A London-based startup has compressed the collective knowledge of human cooking into just 2 megabytes using an AI model, according to Decrypt. The team trained their system on 4.1 million recipes spanning seven languages, achieving a feat of data compression that rivals the file size of a typical MP3 song.

The accomplishment highlights advances in machine learning efficiency and the growing capability of compressed neural networks. Instead of storing massive datasets directly, modern AI systems can learn patterns and distill that knowledge into remarkably small models. This approach reduces computational overhead and makes deployment practical on resource-constrained devices.

The startup's recipe dataset encompasses global cuisines and cooking methods across multiple languages, suggesting the model captures cross-cultural culinary patterns. By training on such breadth, the AI likely learned ingredient relationships, flavor combinations, cooking techniques, and recipe structures in a generalized way. The compressed output can presumably generate or reference recipes without maintaining the original 4.1 million recipe database.

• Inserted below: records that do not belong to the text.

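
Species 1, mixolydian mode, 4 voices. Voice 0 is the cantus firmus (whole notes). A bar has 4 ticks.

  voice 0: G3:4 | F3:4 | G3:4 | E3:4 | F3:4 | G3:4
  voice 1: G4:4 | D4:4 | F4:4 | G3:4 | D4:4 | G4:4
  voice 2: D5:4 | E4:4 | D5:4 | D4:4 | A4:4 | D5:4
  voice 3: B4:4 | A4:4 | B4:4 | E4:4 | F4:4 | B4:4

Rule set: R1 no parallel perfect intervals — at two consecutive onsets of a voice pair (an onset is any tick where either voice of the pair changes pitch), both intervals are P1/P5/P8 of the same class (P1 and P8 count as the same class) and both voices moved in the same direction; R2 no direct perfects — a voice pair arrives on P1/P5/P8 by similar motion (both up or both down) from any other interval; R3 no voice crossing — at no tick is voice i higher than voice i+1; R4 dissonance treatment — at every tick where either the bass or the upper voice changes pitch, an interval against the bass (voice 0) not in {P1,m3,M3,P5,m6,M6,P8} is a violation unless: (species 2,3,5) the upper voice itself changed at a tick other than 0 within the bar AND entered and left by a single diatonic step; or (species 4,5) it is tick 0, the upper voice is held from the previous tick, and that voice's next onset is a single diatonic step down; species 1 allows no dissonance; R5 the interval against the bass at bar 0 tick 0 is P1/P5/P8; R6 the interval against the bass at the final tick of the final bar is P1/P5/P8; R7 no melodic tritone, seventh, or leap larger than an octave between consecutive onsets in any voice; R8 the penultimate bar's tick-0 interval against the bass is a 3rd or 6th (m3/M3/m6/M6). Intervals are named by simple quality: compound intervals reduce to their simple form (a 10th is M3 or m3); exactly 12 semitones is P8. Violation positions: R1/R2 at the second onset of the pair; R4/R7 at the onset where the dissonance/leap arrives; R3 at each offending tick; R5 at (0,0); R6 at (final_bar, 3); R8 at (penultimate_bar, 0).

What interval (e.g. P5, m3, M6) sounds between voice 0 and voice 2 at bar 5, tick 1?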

This development sits at the intersection of AI optimization and practical application. Smaller models consume less energy during inference, run faster on mobile devices, and cost less to deploy at scale. For food tech applications, a 2MB model could power recipe recommendation engines, dietary apps, or cooking assistants on smartphones without requiring constant server connectivity.

The multi-language training also demonstrates how compressed models can handle diverse inputs efficiently. Rather than storing separate models for each language, the single 2MB system learned to represent culinary knowledge language-agnostically.

While the startup hasn't disclosed specifics about accuracy or limitations, the project reflects a broader industry shift toward efficient AI. Companies increasingly compete on model compression rather than raw parameter count, particularly as edge computing and on-device AI become competitive advantages. The culinary application may seem niche, but the underlying compression techniques apply across healthcare, finance, and other domains where deploying powerful models on limited infrastructure matters.